А потом меняет облик. Франкенштейн убирает голову с его колен, садясь прямо — и может в очередной раз посмотреть. Насколько это вообще кажется чисто обычным бытовым движением. Примерно как потянуться.
Что у оборотней, что у модифицированных людей в трансформации было напряжение, высвобождение силы и все такое — но вот у охотников подобного не наблюдалось. Просто черная тень, принимающая иную форму.
Франкенштейн дожидается, когда он вновь обретает материальность — и придвигается ближе. И быстро целует в щеку.
Мастер понимает. По крайней мере, нос, в который Франкенштейн хотел его поцеловать, задирается с очень большой степенью вредности. Так, что поцелуй вообще приходится под челюсть.
А еще он опять начинает еле слышно ворчать. Или урчать, звук странный, тихий и почти не различимый. Но следующий десяток поцелуев приходится куда угодно, только не в цель. Так, что Франкенштейна пробивает на смех — он уже хотел было начать извиняться, но вместо этого только смеется — нос от него все так же отворачивают.
Слишком даже очаровательно. И настойчиво. Так, словно Мастер и впрямь на что-то обиделся. И выворачивается даже из рук, Франкенштейн попробовал зафиксировать морду относительно ровно — поцелуй пришелся изрядно выше, а ему куснули ладонь в отместку.
Пришлось признать — вредничать Мастер тоже умел. По крайней мере, спустя полчаса возни желанный нос так и остался не поцелован, а Франкенштейн насмеялся вперед на пару лет.
— Сдаюсь, — честно говорит он. Потому что Мастер и впрямь его перевредничал, ускользая уже даже из рук.
И желанный нос ему торжественно подставляют. Франкенштейн его не менее серьезно и торжественно чмокает — и смеется вновь.

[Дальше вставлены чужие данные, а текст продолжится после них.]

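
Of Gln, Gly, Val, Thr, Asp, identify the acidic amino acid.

Only D (aspartate) and E (glutamate) carry a side-chain carboxylic acid.
Of the listed options, only Asp belongs to this group.

Asp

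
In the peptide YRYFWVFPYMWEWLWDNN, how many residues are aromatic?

F, W, and Y each carry an aromatic ring on the side chain.
Matching residues: Y1, Y3, F4, W5, F7, Y9, W11, W13, W15.

9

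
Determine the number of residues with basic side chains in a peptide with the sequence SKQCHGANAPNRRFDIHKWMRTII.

The basic amino acids are Lys (K), Arg (R), and His (H).
Matching residues: K2, H5, R12, R13, H17, K18, R21.

7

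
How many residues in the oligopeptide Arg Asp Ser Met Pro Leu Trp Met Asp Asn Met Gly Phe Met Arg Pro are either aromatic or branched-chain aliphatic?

Aromatic: F, W, Y. Branched-chain aliphatic: I, L, V.
Aromatic residues here: Trp7, Phe13 (2).
Branched-chain aliphatic residues here: Leu6 (1).
The two groups share no amino acid, so total = 2 + 1 = 3.

3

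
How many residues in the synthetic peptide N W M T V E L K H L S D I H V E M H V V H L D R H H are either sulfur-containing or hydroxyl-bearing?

4

Sulfur-containing: C, M. Hydroxyl-bearing: S, T, Y.
Sulfur-containing residues here: M3, M17 (2).
Hydroxyl-bearing residues here: T4, S11 (2).
The two groups share no amino acid, so total = 2 + 2 = 4.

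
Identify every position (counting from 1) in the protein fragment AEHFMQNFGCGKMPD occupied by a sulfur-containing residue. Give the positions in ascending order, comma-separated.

Only Cys (C) and Met (M) have a sulfur atom in the side chain.
Matching residues: M5, C10, M13.

5, 10, 13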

Мастер течет темной тенью, пересобираясь — а после обнимает его, роняя на себя и побуждая уткнуться лицом в плечо. Одна рука ложится на талию, вторая зарывается в волосы, поглаживая — а Франкенштейн потирается щекой о плечо, и думает, что это стало слишком даже легко. Свободно. Просто вот так касаться, просто контакт… Он раньше не думал, что так возможно.
Франкенштейн приподнимается, обхватывая лицо Мастера ладонями, и начинает осыпать его быстрыми поцелуями. Тоже немного вредничая — те из них, что приходятся в губы он не углубляет, хотя Мастер не против.
Это тепло, по груди, по горлу, тепло почти физически, тепло и спокойно.
«Мне стоит больше вредничать?» — тихо и умиротворенно спрашивает Мастер по связи.
«И даже капризничать», — соглашается Франкенштейн, легко целуя его в кончик носа.
Мастер молчит. Целует только — полноценно, сжимая пальцы в волосах.
И улыбается, разорвав поцелуй.
Это красиво, думает Франкенштейн, застыв над ним, это слишком даже красиво.
Но Мастер только с этой же улыбкой дает ему телефон.
Франкенштейн смотрит на него непонимающе некоторое время — и только потом вспоминает разговор про фотографии.
С Мастера приходится слезть и вообще сесть ровно — и включить телефон, заходя в галерею.
Фото было как-то даже неожиданно много. И не самого «парадного» вида. Мастер ловил его на чем-то бытовом, просто в моменте, Франкенштейн листает фото — чаще всего попадались его за работой, и выглядел он в это время, гм… увлеченно, но были и те, где он объяснял Сейре про нюансы готовки, разговаривал с модифицированными, Мастер умудрился даже поймать его в школе, да и с их чаепития фото тоже было…
Франкенштейн бросает быстрый взгляд на Мастера. Вообще-то некоторые фото… Он не помнит в эти моменты Мастера с телефоном в руках.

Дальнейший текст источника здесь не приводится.